Geralmente, no entanto, as pessoas não entendem isto. Quando pensamos: “Eu o odeio”, odiamos a pessoa, esquecendo que o pensamento é simplesmente uma secreção. O ódio ocupa a nossa mente tiranizando-a. Ao odiar uma pessoa, ficamos subordinados a este tirano. Quando amamos alguém somos arrastados para longe por nosso apego à esta pessoa; tornando-nos escravizados a este amor. Esta é a fonte de todos os nossos problemas.
Por exemplo, nossos estômagos liberam suco gástrico para a digestão da comida. Se eles liberam demais, isso não é bom, podemos desenvolver uma úlcera ou até mesmo um câncer de estômago. Nossos estômagos liberam suco gástrico para nos manter vivos, mas em excesso é perigoso. Hoje em dia as pessoas sofrem de um excesso de secreções- cerebrais e, além disso, elas se permitem ser tiranizadas por estas secreções. Esta é a causa de todos os nossos erros.
Na realidade, os vários pensamentos que surgem nas nossas mentes são apenas cenário da vida do eu. Este cenário existe sobre o terreno da nossa vida. Como disse anteriomente, não deveríamos ficar cegos, ou inconscientes deste cenário.O zazen tem uma visão de todas as coisas como o cenário da vida do eu. Em antigos textos zen refere-se a isto como “hochino fuko” (o cenário do terreno original).

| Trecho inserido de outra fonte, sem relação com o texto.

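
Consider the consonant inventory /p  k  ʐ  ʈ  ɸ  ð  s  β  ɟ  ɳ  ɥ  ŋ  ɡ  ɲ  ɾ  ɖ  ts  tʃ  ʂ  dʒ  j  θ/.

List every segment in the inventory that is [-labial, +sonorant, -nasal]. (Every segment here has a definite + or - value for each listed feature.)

Checking each segment against [-labial], [+sonorant], [-nasal]: /ɾ/ (alveolar tap), /j/ (palatal glide) satisfy every feature; every other segment in the inventory fails at least one.

ɾ, j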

Não é que nós tomemos a Vida-universal como resultado da nossa prática. Todos e cada um de nós recebe e vive esta Vida–universal. Somos um com o universo inteiro, porém não o manifestamos como sendo o universo no verdadeiro sentido.(TEXTO) Nós não nos manifestamos assim. Nós somos um com o universo inteiro mas não o sentimos Não percebemos assim. Nós nos sentimos como? Separados, cada um sentado na sua almofada. Por isso no sesshin a gente faz tanta pressão no sentido tudo junto, tudo junto. Não pense, não decida, não faça, vá junto com o fluxo, obedeça sinais sonoros, comece as coisas na hora junto com todos, termine junto com todos, faça reverência junto com todos, não cogite, não ache bom, não ache ruim, faça junto, só isto. Para que? Para voltar, voltar para nós mesmos porque nós nos perdemos de nós mesmos com os nossos pensamentos.(COMENTÁRIO)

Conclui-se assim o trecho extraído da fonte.